Personal information
- Full name: Alan Thomas Miller
- Date of birth: 1 June 1925
- Place of birth: Colac, Victoria
- Date of death: 9 September 2000 (aged 75)
- Place of death: Melbourne, Victoria
- Original team(s): South Melbourne Districts (VAFA)

Coaching career
- Years: Club / Games (W–L–D)
- 1967–1968: South Melbourne / 38 (11–25–2)

= Alan Miller (coach) =

Australian footballer and coach

Alan Thomas Miller (1 June 1925 – 9 September 2000) was an Australian rules football coach in the Victorian Football League (VFL). He was senior coach of South Melbourne in 1967 and 1968, one of only a few people who have coached a VFL/AFL club without having been a player in the league.

Miller, who was born in Colac, served with the Royal Australian Navy during World War II. He played amateur football with South Melbourne Districts, then in 1953 and 1954 coached Albert Park in the Melbourne Amateur Sunday Football Association. After steering Albert Park to a premiership in 1954, Miller was coach of the South Melbourne thirds (Under 19s). In Miller's seven years as coach, from 1955 to 1961, South Melbourne finished in the top five every season and won a premiership in 1956. Over the next few years he was a co-ordinating coach for South Melbourne and served on the committee, before returning to the Under 19s for another season in 1966. In November that year he was named as the new senior coach of South Melbourne, to replace Bob Skilton, who had stepped down from the position, but remained with the side as a player.

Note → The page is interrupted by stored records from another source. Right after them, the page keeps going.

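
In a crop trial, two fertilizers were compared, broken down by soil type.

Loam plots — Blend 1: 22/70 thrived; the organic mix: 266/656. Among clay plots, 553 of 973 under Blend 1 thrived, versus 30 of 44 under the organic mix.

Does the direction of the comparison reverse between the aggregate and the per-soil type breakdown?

Loam: Blend 1 22/70 = 31.4%, the organic mix 266/656 = 40.5% → the organic mix
Clay: Blend 1 553/973 = 56.8%, the organic mix 30/44 = 68.2% → the organic mix
Overall: Blend 1 575/1043 = 55.1%, the organic mix 296/700 = 42.3% → Blend 1
The organic mix wins each soil group but Blend 1 wins overall — the comparison reverses. The organic mix's plots skew toward loam, which has a lower base rate.

Yes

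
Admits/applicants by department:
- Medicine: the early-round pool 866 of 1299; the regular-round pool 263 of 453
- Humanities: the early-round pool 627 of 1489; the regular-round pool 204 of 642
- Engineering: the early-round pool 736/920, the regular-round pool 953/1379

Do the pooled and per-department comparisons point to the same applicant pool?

Medicine: the early-round pool 866/1299 = 66.7%, the regular-round pool 263/453 = 58.1% → the early-round pool
Humanities: the early-round pool 627/1489 = 42.1%, the regular-round pool 204/642 = 31.8% → the early-round pool
Engineering: the early-round pool 736/920 = 80.0%, the regular-round pool 953/1379 = 69.1% → the early-round pool
Overall: the early-round pool 2229/3708 = 60.1%, the regular-round pool 1420/2474 = 57.4% → the early-round pool
The early-round pool wins overall and in every department group — no reversal.

Yes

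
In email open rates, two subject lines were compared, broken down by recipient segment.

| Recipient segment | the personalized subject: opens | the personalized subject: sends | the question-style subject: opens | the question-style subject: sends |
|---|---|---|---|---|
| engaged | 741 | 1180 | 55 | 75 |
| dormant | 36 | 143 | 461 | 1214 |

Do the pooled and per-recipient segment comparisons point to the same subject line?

No

Engaged: the personalized subject 741/1180 = 62.8%, the question-style subject 55/75 = 73.3% → the question-style subject
Dormant: the personalized subject 36/143 = 25.2%, the question-style subject 461/1214 = 38.0% → the question-style subject
Overall: the personalized subject 777/1323 = 58.7%, the question-style subject 516/1289 = 40.0% → the personalized subject
The question-style subject wins each recipient group but the personalized subject wins overall — the comparison reverses. The question-style subject's sends skew toward dormant, which has a lower base rate.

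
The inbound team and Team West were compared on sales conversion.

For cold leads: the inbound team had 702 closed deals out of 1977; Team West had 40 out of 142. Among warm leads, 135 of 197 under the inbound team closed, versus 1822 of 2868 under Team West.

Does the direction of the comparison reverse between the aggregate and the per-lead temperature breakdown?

Cold: the inbound team 702/1977 = 35.5%, Team West 40/142 = 28.2% → the inbound team
Warm: the inbound team 135/197 = 68.5%, Team West 1822/2868 = 63.5% → the inbound team
Overall: the inbound team 837/2174 = 38.5%, Team West 1862/3010 = 61.9% → Team West
The inbound team wins each lead group but Team West wins overall — the comparison reverses. The inbound team's leads skew toward cold, which has a lower base rate.

Yes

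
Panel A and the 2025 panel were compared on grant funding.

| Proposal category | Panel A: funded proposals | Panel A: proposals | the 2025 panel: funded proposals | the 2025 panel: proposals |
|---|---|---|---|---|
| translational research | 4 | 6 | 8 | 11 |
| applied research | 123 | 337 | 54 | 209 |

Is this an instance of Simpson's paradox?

Translational research: Panel A 4/6 = 66.7%, the 2025 panel 8/11 = 72.7% → the 2025 panel
Applied research: Panel A 123/337 = 36.5%, the 2025 panel 54/209 = 25.8% → Panel A
Overall: Panel A 127/343 = 37.0%, the 2025 panel 62/220 = 28.2% → Panel A
Neither sweeps: Panel A wins 1 of 2 groups, the 2025 panel wins 1. Panel A wins overall but not every group — no Simpson reversal.

No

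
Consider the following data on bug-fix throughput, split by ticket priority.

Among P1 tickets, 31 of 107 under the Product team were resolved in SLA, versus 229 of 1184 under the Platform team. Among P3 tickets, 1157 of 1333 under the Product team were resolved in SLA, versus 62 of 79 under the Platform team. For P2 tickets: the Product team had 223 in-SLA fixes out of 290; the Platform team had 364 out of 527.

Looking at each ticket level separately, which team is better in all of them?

the Product team

P1: the Product team 31/107 = 29.0%, the Platform team 229/1184 = 19.3% → the Product team
P3: the Product team 1157/1333 = 86.8%, the Platform team 62/79 = 78.5% → the Product team
P2: the Product team 223/290 = 76.9%, the Platform team 364/527 = 69.1% → the Product team
The Product team has the higher rate in all 3 groups.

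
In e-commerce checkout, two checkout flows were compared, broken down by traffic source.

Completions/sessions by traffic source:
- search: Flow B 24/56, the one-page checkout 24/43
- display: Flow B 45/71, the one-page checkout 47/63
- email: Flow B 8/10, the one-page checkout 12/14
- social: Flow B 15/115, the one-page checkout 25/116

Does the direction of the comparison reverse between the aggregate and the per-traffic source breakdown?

Search: Flow B 24/56 = 42.9%, the one-page checkout 24/43 = 55.8% → the one-page checkout
Display: Flow B 45/71 = 63.4%, the one-page checkout 47/63 = 74.6% → the one-page checkout
Email: Flow B 8/10 = 80.0%, the one-page checkout 12/14 = 85.7% → the one-page checkout
Social: Flow B 15/115 = 13.0%, the one-page checkout 25/116 = 21.6% → the one-page checkout
Overall: Flow B 92/252 = 36.5%, the one-page checkout 108/236 = 45.8% → the one-page checkout
The one-page checkout wins overall and in every traffic group — no reversal.

No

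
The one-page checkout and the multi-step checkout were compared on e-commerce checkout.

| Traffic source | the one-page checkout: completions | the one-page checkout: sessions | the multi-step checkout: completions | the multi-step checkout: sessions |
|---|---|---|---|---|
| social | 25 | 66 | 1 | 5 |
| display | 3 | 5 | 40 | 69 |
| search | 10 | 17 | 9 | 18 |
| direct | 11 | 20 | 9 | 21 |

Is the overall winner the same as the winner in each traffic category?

No

Social: the one-page checkout 25/66 = 37.9%, the multi-step checkout 1/5 = 20.0% → the one-page checkout
Display: the one-page checkout 3/5 = 60.0%, the multi-step checkout 40/69 = 58.0% → the one-page checkout
Search: the one-page checkout 10/17 = 58.8%, the multi-step checkout 9/18 = 50.0% → the one-page checkout
Direct: the one-page checkout 11/20 = 55.0%, the multi-step checkout 9/21 = 42.9% → the one-page checkout
Overall: the one-page checkout 49/108 = 45.4%, the multi-step checkout 59/113 = 52.2% → the multi-step checkout
The one-page checkout wins each traffic group but the multi-step checkout wins overall — the comparison reverses. The one-page checkout's sessions skew toward social, which has a lower base rate.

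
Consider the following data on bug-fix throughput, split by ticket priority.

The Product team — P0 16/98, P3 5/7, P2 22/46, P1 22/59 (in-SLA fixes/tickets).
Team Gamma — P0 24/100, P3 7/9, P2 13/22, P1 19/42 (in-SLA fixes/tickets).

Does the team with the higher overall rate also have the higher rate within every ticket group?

Yes

P0: the Product team 16/98 = 16.3%, Team Gamma 24/100 = 24.0% → Team Gamma
P3: the Product team 5/7 = 71.4%, Team Gamma 7/9 = 77.8% → Team Gamma
P2: the Product team 22/46 = 47.8%, Team Gamma 13/22 = 59.1% → Team Gamma
P1: the Product team 22/59 = 37.3%, Team Gamma 19/42 = 45.2% → Team Gamma
Overall: the Product team 65/210 = 31.0%, Team Gamma 63/173 = 36.4% → Team Gamma
Team Gamma wins overall and in every ticket group — no reversal.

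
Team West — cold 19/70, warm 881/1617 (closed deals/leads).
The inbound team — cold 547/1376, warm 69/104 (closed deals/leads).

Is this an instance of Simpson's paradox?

Cold: Team West 19/70 = 27.1%, the inbound team 547/1376 = 39.8% → the inbound team
Warm: Team West 881/1617 = 54.5%, the inbound team 69/104 = 66.3% → the inbound team
Overall: Team West 900/1687 = 53.3%, the inbound team 616/1480 = 41.6% → Team West
The inbound team wins each lead group but Team West wins overall — the comparison reverses. The inbound team's leads skew toward cold, which has a lower base rate.

Yes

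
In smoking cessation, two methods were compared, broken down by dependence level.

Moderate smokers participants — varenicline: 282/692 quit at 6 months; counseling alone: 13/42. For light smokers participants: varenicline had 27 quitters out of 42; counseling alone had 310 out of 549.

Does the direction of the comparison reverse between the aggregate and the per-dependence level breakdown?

Moderate smokers: varenicline 282/692 = 40.8%, counseling alone 13/42 = 31.0% → varenicline
Light smokers: varenicline 27/42 = 64.3%, counseling alone 310/549 = 56.5% → varenicline
Overall: varenicline 309/734 = 42.1%, counseling alone 323/591 = 54.7% → counseling alone
Varenicline wins each dependence group but counseling alone wins overall — the comparison reverses. Varenicline's participants skew toward moderate smokers, which has a lower base rate.

Yes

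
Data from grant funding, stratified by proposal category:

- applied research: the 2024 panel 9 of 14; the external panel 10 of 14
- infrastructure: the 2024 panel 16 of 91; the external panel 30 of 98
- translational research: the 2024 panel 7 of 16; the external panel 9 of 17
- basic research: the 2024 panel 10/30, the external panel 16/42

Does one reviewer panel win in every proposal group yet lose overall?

No

Applied research: the 2024 panel 9/14 = 64.3%, the external panel 10/14 = 71.4% → the external panel
Infrastructure: the 2024 panel 16/91 = 17.6%, the external panel 30/98 = 30.6% → the external panel
Translational research: the 2024 panel 7/16 = 43.8%, the external panel 9/17 = 52.9% → the external panel
Basic research: the 2024 panel 10/30 = 33.3%, the external panel 16/42 = 38.1% → the external panel
Overall: the 2024 panel 42/151 = 27.8%, the external panel 65/171 = 38.0% → the external panel
The external panel wins overall and in every proposal group — no reversal.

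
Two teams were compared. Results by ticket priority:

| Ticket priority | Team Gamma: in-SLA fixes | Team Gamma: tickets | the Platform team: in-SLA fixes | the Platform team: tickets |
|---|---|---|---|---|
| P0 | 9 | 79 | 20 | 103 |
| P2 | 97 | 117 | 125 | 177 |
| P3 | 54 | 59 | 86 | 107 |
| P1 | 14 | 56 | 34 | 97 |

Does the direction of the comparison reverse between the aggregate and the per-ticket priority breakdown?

P0: Team Gamma 9/79 = 11.4%, the Platform team 20/103 = 19.4% → the Platform team
P2: Team Gamma 97/117 = 82.9%, the Platform team 125/177 = 70.6% → Team Gamma
P3: Team Gamma 54/59 = 91.5%, the Platform team 86/107 = 80.4% → Team Gamma
P1: Team Gamma 14/56 = 25.0%, the Platform team 34/97 = 35.1% → the Platform team
Overall: Team Gamma 174/311 = 55.9%, the Platform team 265/484 = 54.8% → Team Gamma
Neither sweeps: Team Gamma wins 2 of 4 groups, the Platform team wins 2. Team Gamma wins overall but not every group — no Simpson reversal.

No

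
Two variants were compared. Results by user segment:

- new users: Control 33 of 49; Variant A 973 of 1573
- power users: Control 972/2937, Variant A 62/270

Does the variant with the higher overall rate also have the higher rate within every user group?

No

New users: Control 33/49 = 67.3%, Variant A 973/1573 = 61.9% → Control
Power users: Control 972/2937 = 33.1%, Variant A 62/270 = 23.0% → Control
Overall: Control 1005/2986 = 33.7%, Variant A 1035/1843 = 56.2% → Variant A
Control wins each user group but Variant A wins overall — the comparison reverses. Control's views skew toward power users, which has a lower base rate.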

Described as a "strict disciplinarian and a good tactician", Miller had a good start to his VFL coaching career, with South Melbourne securing three wins in the opening four rounds of the 1967 season. In round eight, South Melbourne defeated reigning premiers St Kilda by 29 points at Lake Oval, but they won only one more game for the rest of the season and finished in ninth position. South Melbourne were also ninth-place finishers in the 1968 VFL season, with six wins.

He resigned on 1 October 1968, citing the increasing demands on his time, as he also worked as an executive officer at the Australian Broadcasting Control Board. In 1967 he had suffered nervous exhaustion during South Melbourne's round 13 loss to Fitzroy and coaching was transferred to assistant coach Ken Boyd for the remainder of that game.

Miller died on 9 September 2000, at The Alfred Hospital in Melbourne.